Fraser Watts

Personal information
- Full name: David Fraser Watts
- Born: 5 June 1979 (age 47) King's Lynn, Norfolk, England
- Batting: Right-handed
- Bowling: Right-arm medium
- Role: Batsman

International information
- National side: Scotland;
- ODI debut (cap 26): 6 August 2006 v Netherlands
- Last ODI: 28 August 2009 v Australia
- ODI shirt no.: 12

Career statistics
| Competition | ODI | T20I | FC | LA |
| Matches | 36 | 11 | 21 | 137 |
| Runs scored | 974 | 137 | 942 | 2,732 |
| Batting average | 28.64 | 15.22 | 28.54 | 22.39 |
| 100s/50s | 1/9 | 0/0 | 2/4 | 1/15 |
| Top score | 101 | 46 | 146 | 101 |
| Catches/stumpings | 7/– | 6/– | 13/– | 26/– |
- Source: CricketArchive, 10 December 2022

= Fraser Watts =

Scotland international cricketer

Fraser Watts (born 5 June 1979) is a Scottish cricketer. He is a right-handed batsman. He began his cricket career playing for Carlton Cricket Club in Edinburgh. He demonstrated significant potential early on and when aged 16 won a sports scholarship to Durham School where he completed the last 2 years of his education. Watts has returned to play for Carlton, following a stint at Greenock, in the SNCL and also enjoyed a stint as the opening batsman for the Scottish national team. He was part of the Scottish team that travelled to the West Indies for the Cricket World Cup in 2007. He played in two of their group games but had to pull out of their final game at the last minute due to a groin strain on the morning of the match.

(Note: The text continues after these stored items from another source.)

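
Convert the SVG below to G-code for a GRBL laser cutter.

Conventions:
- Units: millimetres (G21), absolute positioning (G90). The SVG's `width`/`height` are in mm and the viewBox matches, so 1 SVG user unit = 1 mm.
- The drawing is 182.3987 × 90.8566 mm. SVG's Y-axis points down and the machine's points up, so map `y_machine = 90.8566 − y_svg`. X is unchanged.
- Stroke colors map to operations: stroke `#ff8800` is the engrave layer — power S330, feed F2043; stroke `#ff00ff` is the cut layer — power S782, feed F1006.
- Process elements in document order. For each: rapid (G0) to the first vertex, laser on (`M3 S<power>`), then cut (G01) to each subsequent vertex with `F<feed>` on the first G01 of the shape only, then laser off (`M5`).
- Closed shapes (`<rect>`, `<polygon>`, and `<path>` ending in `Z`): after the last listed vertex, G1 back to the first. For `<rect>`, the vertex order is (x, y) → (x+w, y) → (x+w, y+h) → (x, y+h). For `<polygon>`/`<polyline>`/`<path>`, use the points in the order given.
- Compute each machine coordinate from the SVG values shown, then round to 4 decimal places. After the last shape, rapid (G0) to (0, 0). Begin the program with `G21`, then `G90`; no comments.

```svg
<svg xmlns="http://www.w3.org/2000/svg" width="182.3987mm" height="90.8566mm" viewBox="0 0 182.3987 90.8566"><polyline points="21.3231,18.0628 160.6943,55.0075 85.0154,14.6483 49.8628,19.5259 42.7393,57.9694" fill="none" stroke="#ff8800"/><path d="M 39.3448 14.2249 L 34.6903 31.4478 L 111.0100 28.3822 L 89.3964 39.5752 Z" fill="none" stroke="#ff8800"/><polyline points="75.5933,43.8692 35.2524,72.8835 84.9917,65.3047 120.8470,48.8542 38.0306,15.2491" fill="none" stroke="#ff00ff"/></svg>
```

viewBox `0 0 182.3987 90.8566` with mm width/height → 1 unit = 1 mm. Flip: y_m = 90.8566 − y_svg.

**Shape 1** — `<polyline>` open polyline, stroke `#ff8800` → engrave (S330, F2043). Machine vertices: (21.3231,72.7938) → (160.6943,35.8491) → (85.0154,76.2083) → (49.8628,71.3307) → (42.7393,32.8872). Open path.

**Shape 2** — `<path>` closed polygon, stroke `#ff8800` → engrave (S330, F2043). Machine vertices: (39.3448,76.6317) → (34.6903,59.4088) → (111.0100,62.4744) → (89.3964,51.2814) → (39.3448,76.6317). Closed: final G1 returns to the first vertex.

**Shape 3** — `<polyline>` open polyline, stroke `#ff00ff` → cut (S782, F1006). Machine vertices: (75.5933,46.9874) → (35.2524,17.9731) → (84.9917,25.5519) → (120.8470,42.0024) → (38.0306,75.6075). Open path.

G21
G90
G0 X21.3231 Y72.7938
M3 S330
G01 X160.6943 Y35.8491 F2043
G01 X85.0154 Y76.2083
G01 X49.8628 Y71.3307
G01 X42.7393 Y32.8872
M5
G0 X39.3448 Y76.6317
M3 S330
G01 X34.6903 Y59.4088 F2043
G01 X111.0100 Y62.4744
G01 X89.3964 Y51.2814
G01 X39.3448 Y76.6317
M5
G0 X75.5933 Y46.9874
M3 S782
G01 X35.2524 Y17.9731 F1006
G01 X84.9917 Y25.5519
G01 X120.8470 Y42.0024
G01 X38.0306 Y75.6075
M5
G0 X0.0000 Y0.0000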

He was educated at South Morningside Primary, Boroughmuir High School, Durham School and then Loughborough University.

As a batsman, Watts is renowned for his flowing locks and cover drives. Formerly a seam bowler, he once removed Dan Marsh twice during a six wicket haul against Leicestershire CCC whilst playing for Loughborough University; however he has since failed to get a bowl for any of his club sides in Scotland.

Watts was voted 24th most eligible bachelor in Scotland in a Scotland on Sunday special feature in 2006.

In 2013, Fraser announced his retirement from International Cricket. Since his retirement from international cricket, Fraser has continued to turn out at club level for Carlton Cricket Club.

Apart from cricket he enjoys many other sports, including golf and football.